The violence of freedom April 1, 2007
Posted by Alien Drums in Buddhism, Jesus, Movies, Violence, War.add a comment
My wife and I finally saw “300″ the other night. Well, I didn’t see all of it; I hid my eyes. Peeked a couple of times and saw stuff I didn’t want to see — often seemed to be heads flying assunder from their bodies.
Bloody, bloody, bloody; but beautiful, too. It’s odd to see a film that is both visually alluring and disgustingly violent, and it was not the violence that was alluring. The visual was a frame for the disgusting.
Why did I close my eyes? Afraid? Yes. Not of being grossed out, though I was, but of what that violence does to one’s brain and spirit.
I listened recently to an audio book titled Living Buddha, Living Jesus, by Thich Nhat Hanh. He talked about Buddhism as teaching that a person should only bring good into his or her body. Food and drugs, of course, fit into that; but Hanh also spoke of bringing violence into our minds through the things we watch, reach and see. I kept thinking of that book as I watched “300″. I felt polluted, that I was allowing a crafty filmmaker to pour evil into my soul.

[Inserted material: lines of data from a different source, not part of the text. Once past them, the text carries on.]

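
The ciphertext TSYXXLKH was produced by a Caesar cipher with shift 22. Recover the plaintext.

T(19): 19−22=-3≡23 → X
S(18): 18−22=-4≡22 → W
Y(24): 24−22=2 → C
X(23): 23−22=1 → B
X(23): 23−22=1 → B
L(11): 11−22=-11≡15 → P
K(10): 10−22=-12≡14 → O
H(7): 7−22=-15≡11 → L

XWCBBPOL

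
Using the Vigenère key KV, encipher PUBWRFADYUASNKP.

Repeat the key across the message: KVKVKVKVKVKVKVK
P(15)+K(10): 25 → Z
U(20)+V(21): 41≡15 → P
B(1)+K(10): 11 → L
W(22)+V(21): 43≡17 → R
R(17)+K(10): 27≡1 → B
F(5)+V(21): 26≡0 → A
A(0)+K(10): 10 → K
D(3)+V(21): 24 → Y
Y(24)+K(10): 34≡8 → I
U(20)+V(21): 41≡15 → P
A(0)+K(10): 10 → K
S(18)+V(21): 39≡13 → N
N(13)+K(10): 23 → X
K(10)+V(21): 31≡5 → F
P(15)+K(10): 25 → Z

ZPLRBAKYIPKNXFZ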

Of course, the basic point of the movie is good — freedom is worth the sacrifice of one’s life. At least that’s what we in the West or the United States believe. So maybe in order to sustain a culture of freedom we must continuously be reminded that our liberty required deaths in the past and will require more.
One thing I like about today’s war movies, like “300″ and ”Saving Private Ryan”, is that they do not make war seem only to be a heroic affair. They show it to be grossly vicious, unbelievably dehumanizing, even animalistic behavior.
Freedom requires war and death because there are those who fear freedom or want power or harbor ethnic prejudices.
I don’t know how to completely hormonize freedom’s need for defensive war with Jesus’ turn the other cheek. Jesus, I’m convinced, points us to a heavenly world that is not this one; but I think He’s given us insight to begin creating shades of the heavenly even now.
Summation: War is terrible. Freedom is good. Jesus, and Buddha, would want freedom and not war. It’s a shame that some people want only war or freedom, but I’m afraid you cannot have freedom without war when you live in a fallen, sinful world. This is not heaven, “300″ reminds us; but I hate the violence of it.